Taken together, it amounts to a difficult brief for Mr. Scholz. And it’s clear that, so far, he’s struggled to meet the moment. Criticism abroad — Latvia’s defense minister called Germany’s reluctance to arm Ukraine “immoral” and “hypocritical” — has been more sharply expressed but no more pointed than at home, where Mr. Scholz has been derided as almost invisible. (On Twitter, #WoIstScholz — “Where is Scholz?” — became something between a lament and a joke.) His personal approval ratings have sunk 17 percentage points, according to a recent poll, and his party’s standing has also taken a hit. After Ms. Merkel’s long tenure, Mr. Scholz is discovering just how hard the job can be. It’s not just Germany he’s struggling to lead; it’s Europe, too.

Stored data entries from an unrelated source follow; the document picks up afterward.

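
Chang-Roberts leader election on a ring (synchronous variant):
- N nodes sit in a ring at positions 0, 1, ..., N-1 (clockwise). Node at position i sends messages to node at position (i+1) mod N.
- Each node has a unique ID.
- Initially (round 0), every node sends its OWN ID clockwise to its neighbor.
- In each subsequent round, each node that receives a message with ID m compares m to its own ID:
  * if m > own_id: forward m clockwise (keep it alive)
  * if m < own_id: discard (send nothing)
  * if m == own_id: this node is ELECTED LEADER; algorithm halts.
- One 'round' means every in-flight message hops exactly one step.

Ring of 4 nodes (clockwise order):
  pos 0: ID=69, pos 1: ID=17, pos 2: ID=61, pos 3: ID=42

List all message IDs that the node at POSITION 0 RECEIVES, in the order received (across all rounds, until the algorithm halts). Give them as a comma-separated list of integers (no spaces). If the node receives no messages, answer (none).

Answer: 42,61,69

Derivation:
Round 1: pos1(id17) recv 69: fwd; pos2(id61) recv 17: drop; pos3(id42) recv 61: fwd; pos0(id69) recv 42: drop
Round 2: pos2(id61) recv 69: fwd; pos0(id69) recv 61: drop
Round 3: pos3(id42) recv 69: fwd
Round 4: pos0(id69) recv 69: ELECTED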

Yet Mr. Scholz maintains that the country is taking the right path. In a television interview last week, he stressed that Germany has invested $2 billion in Ukraine in recent years. Building a country’s resilience, a senior government official told me, means helping it to defend itself. The chancellery appears to deem weapon deliveries to Ukraine purely symbolic — a costly exercise politically, with little actual impact. And officials were quick to underline Germany’s leading presence in NATO’s deployment, since 2017, of troops to Poland and the Baltic States. On Monday, the country announced it would send 350 more soldiers to defend NATO’s eastern flank.

Is this just the usual German delusion? Is the country just making excuses for pursuing business as usual? Yes and no. Germany is certainly reluctant to leave its comfort zone, as its hesitancy — nowhere better captured than in its offer to send Ukraine helmets rather than missiles — clearly betrays. But some things have changed.

For one thing, some Social Democrats appear willing to leave behind the idea of a special relationship with Russia. “We don’t want a special role for Germany,” Michael Roth, a Social Democrat who heads the Foreign Affairs Committee, told me. This is a significant development and means that Nord Stream 2 is, for the first time, genuinely on the line. As Annalena Baerbock, the foreign minister (and a co-leader of the Green Party), made clear to her Russian counterpart in January: Germany is prepared to act, even if “such measures hurt us economically.”

In the context of the past, it’s a bold statement. But these nuances are not as easy to grasp as boots on the ground. On Monday, Mr. Scholz, addressing Mr. Biden by his first name, sought to bolster the trans-Atlantic alliance. “We are absolutely united,” he said. There’s no reason, really, to doubt it. But it may still take some convincing.